The CGR study cautioned communities that a nursing home only be sold after some critical steps have first been taken.It recognizes that a nursing home is a valuable asset to a community, necessary to make sure that the vulnerable elderly are secure and cared for properly. So the report is actually being critical of counties that just are jumping on the bandwagon to sell when they saw that several other nursing homes have been sold. The climate for nursing homes has been difficult lately, but the CGR report suggests there are many ways for a county to try to deal with this. CGR suggests that selling should be the last resort.
Other areas in the state have sold their nursing homes, and each situation is unique, but some of the better reasons for selling included a lack of need in the area, higher income levels, declining populations of seniors, or facilities that weren’t kept up or managed properly. None of these is the case in Orleans County.Orleans has the fifth fastest projected growth rate of people 85 and above of any county listed in the report.
The report cautions legislators to be very careful when deciding to sell, because some counties that didn’t do due diligence have caused considerable trauma to their elderly and the community when the sale was conducted unnecessarily, too hastily, unwisely, or when the nursing home later closed.
Delaware County was cited in the report as a “cautionary tale to legislators.” It sold its nursing home without much thoughtful consideration or planning. This resulted in the private facility being closed down six years later. Residents were hastily placed elsewhere and their families scrambled to find their loved ones. This debacle caused years of trauma to the community. The path to the Delaware debacle is one too often traveled.
The report suggests several steps to take before even considering selling a nursing home.These include making a long-term care plan, putting together a future needs assessment (see Appendix, pp150-152), making every effort to reduce unnecessary expenses and increase revenue (such as using “The Villages’ ” A and B wings to provide respite and adult day care programs to reduce the strain on the community’s primary care givers), marketing services aggressively, converting underutilized beds to a better use (such as changing underutilized rehab beds to long-term beds), expanding community-based lower levels of care, and so on. The CGR report also urges state officials to help county leaders lobby the state and federal governments to help ensure that the IGT (Intergovernmental Transfer) program continues and payments are made available sooner, among several other things.
We currently have a Four Star nursing home in this community that serves the needs here well. It is a beautiful facility with a good staff. This is an area with a large population of seniors and generally lower income levels. The trend here is that the senior population is growing and living longer, suggesting that, if anything, the need for long-term care in Orleans County is likely to grow and continue to be essential. In a lower income area, there is a greater need to ensure that residents that are hard to place will continue to receive good care.

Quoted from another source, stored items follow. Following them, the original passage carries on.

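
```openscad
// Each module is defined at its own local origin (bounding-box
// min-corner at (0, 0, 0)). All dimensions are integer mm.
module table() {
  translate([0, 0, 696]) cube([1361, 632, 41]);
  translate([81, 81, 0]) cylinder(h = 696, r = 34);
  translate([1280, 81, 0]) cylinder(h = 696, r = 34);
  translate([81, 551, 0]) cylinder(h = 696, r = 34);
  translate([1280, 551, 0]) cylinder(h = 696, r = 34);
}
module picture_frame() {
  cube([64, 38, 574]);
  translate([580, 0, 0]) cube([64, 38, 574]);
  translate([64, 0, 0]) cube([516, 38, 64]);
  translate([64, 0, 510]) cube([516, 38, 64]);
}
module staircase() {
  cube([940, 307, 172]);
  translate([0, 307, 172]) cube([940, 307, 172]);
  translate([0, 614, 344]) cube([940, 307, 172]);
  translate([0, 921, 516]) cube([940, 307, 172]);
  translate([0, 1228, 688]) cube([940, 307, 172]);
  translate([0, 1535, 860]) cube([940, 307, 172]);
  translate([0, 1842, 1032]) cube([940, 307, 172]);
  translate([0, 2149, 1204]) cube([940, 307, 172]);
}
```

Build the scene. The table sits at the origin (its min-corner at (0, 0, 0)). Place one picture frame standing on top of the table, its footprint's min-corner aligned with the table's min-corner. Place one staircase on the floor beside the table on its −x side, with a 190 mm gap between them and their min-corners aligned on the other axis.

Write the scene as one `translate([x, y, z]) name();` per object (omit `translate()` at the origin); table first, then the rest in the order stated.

table();
translate([0, 0, 737]) picture_frame();
translate([-1130, 0, 0]) staircase();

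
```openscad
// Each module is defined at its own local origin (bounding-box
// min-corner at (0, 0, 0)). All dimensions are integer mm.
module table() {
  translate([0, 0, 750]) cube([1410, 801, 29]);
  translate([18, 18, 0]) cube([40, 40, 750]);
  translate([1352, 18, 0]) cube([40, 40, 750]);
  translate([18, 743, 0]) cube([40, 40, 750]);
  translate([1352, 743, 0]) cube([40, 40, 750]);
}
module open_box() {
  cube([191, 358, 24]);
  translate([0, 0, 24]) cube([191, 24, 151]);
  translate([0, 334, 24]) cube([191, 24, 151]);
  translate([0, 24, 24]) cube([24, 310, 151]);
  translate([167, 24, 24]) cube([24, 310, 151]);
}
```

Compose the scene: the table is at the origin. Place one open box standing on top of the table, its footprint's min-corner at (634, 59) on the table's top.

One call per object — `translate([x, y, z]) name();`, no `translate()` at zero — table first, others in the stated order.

table();
translate([634, 59, 779]) open_box();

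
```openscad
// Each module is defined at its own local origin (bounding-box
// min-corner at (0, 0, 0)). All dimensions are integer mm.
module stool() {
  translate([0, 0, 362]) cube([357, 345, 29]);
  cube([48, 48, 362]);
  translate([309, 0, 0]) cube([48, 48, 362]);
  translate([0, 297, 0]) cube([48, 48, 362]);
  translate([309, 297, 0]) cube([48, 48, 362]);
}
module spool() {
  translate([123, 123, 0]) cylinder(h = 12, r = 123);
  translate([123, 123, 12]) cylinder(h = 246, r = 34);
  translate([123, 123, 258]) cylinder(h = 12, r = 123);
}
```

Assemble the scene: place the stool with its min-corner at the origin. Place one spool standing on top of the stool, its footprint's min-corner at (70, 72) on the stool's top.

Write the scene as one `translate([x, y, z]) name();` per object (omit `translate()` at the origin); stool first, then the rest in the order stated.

stool();
translate([70, 72, 391]) spool();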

Currently, the cost to the taxpayers per year for our seniors to be cared for well is about the same as the cost of a tank of gas. That doesn’t constitute a burden in my mind. Many people have said they would be willing to pay more for this important safety net. We continue to be told that we face deficits of over $2 million, but in 2011 and 2012 the numbers were greatly exaggerated (see The Daily News, 8/23/13). Privatizing, according to the report, might result in a few years of modest savings to the taxpayer, but then the costs typically will even out or go up again.
What is missing here is an absence of due diligence on the part of Orleans County. The nursing home is a valuable asset to this community. The Orleans County Legislature, contrary to the recommendations of the entire CGR report, has not taken a businesslike approach before deciding that “The Villages of Orleans” must be sold.